La alineación del cambium se vuelve sencilla con los injertos de hendidura porque puedes ver ambas capas claramente. El cambium está justo debajo de la corteza como una fina línea verde. Alinea el cambium de tu púa con el cambium de tu portainjerto en al menos un lado de la hendidura. Esta zona de contacto es donde las dos piezas se fusionarán y formarán nuevo tejido.
El injerto para principiantes funciona mejor cuando empiezas con el método de hendidura y desarrollas habilidades con el tiempo. Una vez que puedas hacer injertos de hendidura con un 80% de éxito, pasa a los injertos de empalme para madera de menor diámetro. Más adelante puedes probar los injertos ingleses que necesitan cortes coincidentes en ambas piezas. Este camino te permite desarrollar tus habilidades paso a paso sin frustrarte.
La práctica marca una gran diferencia en tus resultados. Coge algunas ramas podadas de tu jardín y haz injertos de prueba antes de trabajar en árboles vivos. Corta diez o veinte cuñas de práctica hasta que los movimientos de tu cuchillo se sientan fluidos. Este entrenamiento gratuito salvará tu buen portainjerto de malos cortes mientras aprendes los movimientos correctos.

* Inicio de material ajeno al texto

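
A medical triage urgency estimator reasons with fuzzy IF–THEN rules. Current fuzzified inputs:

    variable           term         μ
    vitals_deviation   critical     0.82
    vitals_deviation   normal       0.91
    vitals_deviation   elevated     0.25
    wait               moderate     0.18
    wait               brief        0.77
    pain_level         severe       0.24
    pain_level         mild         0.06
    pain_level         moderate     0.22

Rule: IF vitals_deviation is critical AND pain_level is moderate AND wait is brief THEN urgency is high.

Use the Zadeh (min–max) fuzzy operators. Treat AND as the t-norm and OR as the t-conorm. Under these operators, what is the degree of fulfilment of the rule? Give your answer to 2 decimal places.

0.22

firing strength: critical=0.82, moderate=0.22, brief=0.77; AND[min(a, b)] → w = 0.22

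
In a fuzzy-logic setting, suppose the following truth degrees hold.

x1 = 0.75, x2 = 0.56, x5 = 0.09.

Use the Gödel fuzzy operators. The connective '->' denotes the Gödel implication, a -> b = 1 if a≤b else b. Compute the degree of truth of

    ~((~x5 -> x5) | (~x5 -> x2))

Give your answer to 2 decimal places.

0.44

~x5 = 1 − 0.09 = 0.91
~x5 -> x5  [Gödel: 1 if a≤b else b] with a=0.91, b=0.09 → 0.09
~x5 = 1 − 0.09 = 0.91
~x5 -> x2  [Gödel: 1 if a≤b else b] with a=0.91, b=0.56 → 0.56
(~x5 -> x5) | (~x5 -> x2) = max(a, b) on (0.09, 0.56) = 0.56
~((~x5 -> x5) | (~x5 -> x2)) = 1 − 0.56 = 0.44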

Un injerto de hendidura para principiantes funciona mejor en manzanos y perales. Estas especies cicatrizan rápido y toleran mejor el manejo brusco que los frutales de hueso como el melocotonero o el cerezo. Empieza con un portainjerto de unos dos centímetros y medio de grosor y púas del crecimiento del año anterior. Esta combinación de tamaños te da espacio para trabajar sin sentirte agobiado.
Envuelve tu injerto terminado bien apretado con cinta de injertar o parafilm para sellar el aire y las plagas. El vendaje también mantiene la púa estable si el viento o la lluvia intentan moverla antes de que la unión se asiente. Revisa tu injerto después de tres a cuatro semanas buscando señales de callo formándose alrededor del corte. El tejido blanco y abultado significa que el injerto está prendiendo.
Tómate tu tiempo con cada paso y no te apresures con los cortes. Una cuña limpia en tu púa importa más que la velocidad. Mantén tu cuchillo afilado porque las hojas desafiladas aplastan las fibras de la madera en lugar de cortarlas limpiamente. Las herramientas afiladas hacen el injerto para principiantes mucho más fácil y aumentan tus probabilidades de éxito en cada injerto que intentes.